I bought a $35 pair of replacement battery packs for my 14.4V DeWalt drill that contain NiMH instead of NiCad cells like the original. Amazon reviews claim the original DW9118 charger handles them without problems, but having been a battery test tech I wanted to know more.
DeWalt says their chargers need a true sine input so for remote job site solar+battery use I bought a 300W Bestek inverter which gets decent reviews. Mine shows a nice 113V sine wave on a scope and cuts off at 350W. Some users wrote that a modified sine inverter blew their charger's fuse or worse. The AC input feeds a capacitor rather than a transformer.

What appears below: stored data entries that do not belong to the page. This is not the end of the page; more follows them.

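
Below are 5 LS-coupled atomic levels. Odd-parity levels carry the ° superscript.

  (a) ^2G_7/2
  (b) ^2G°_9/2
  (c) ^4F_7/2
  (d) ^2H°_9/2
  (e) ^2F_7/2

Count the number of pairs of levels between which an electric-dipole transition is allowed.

(a)–(b): allowed.
(a)–(c): forbidden (parity, ΔS).
(a)–(d): allowed.
(a)–(e): forbidden (parity).
(b)–(c): forbidden (ΔS).
(b)–(d): forbidden (parity).
(b)–(e): allowed.
(c)–(d): forbidden (ΔS, ΔL).
(c)–(e): forbidden (parity, ΔS).
(d)–(e): forbidden (ΔL).
Allowed pairs: 3 of 10.

3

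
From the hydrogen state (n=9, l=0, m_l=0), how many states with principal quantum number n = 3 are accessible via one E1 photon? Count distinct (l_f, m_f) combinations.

E1 requires Δl = ±1, so l_f ∈ {-1, 1}; with 0 ≤ l_f ≤ n_f−1 = 2, the allowed l_f values are {1}.
For l_f = 1: m_f ∈ {m_i−1, m_i, m_i+1} ∩ [−1, 1] = {-1, 0, 1} → 3 states.
Total: 3.

3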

I recorded the voltage and current while charging the old NiCad and found that the charger ignores the small negative steps as each cell tops off and begins generating oxygen, instead it cuts off the current once a minute and measures the battery voltage. Charging ends when the zero-current voltage reaches 17.0V, or ~1.42V per cell. The charging current of 1.3A raises the voltage almost to 18V before the individual full-charge cell drops begin, ending at 17.65V. When the NiCad pack was new (or new-old-stock) it measured
17.13V at full charge.Internet sources suggest without firmly stating that constant-voltage charging to 1.4V~1.45V per cell is acceptable, though the last part of the charge is slow.
So does anyone have hands-on experience with replacement drill battery packs that use NiMH cells instead of the original NiCads?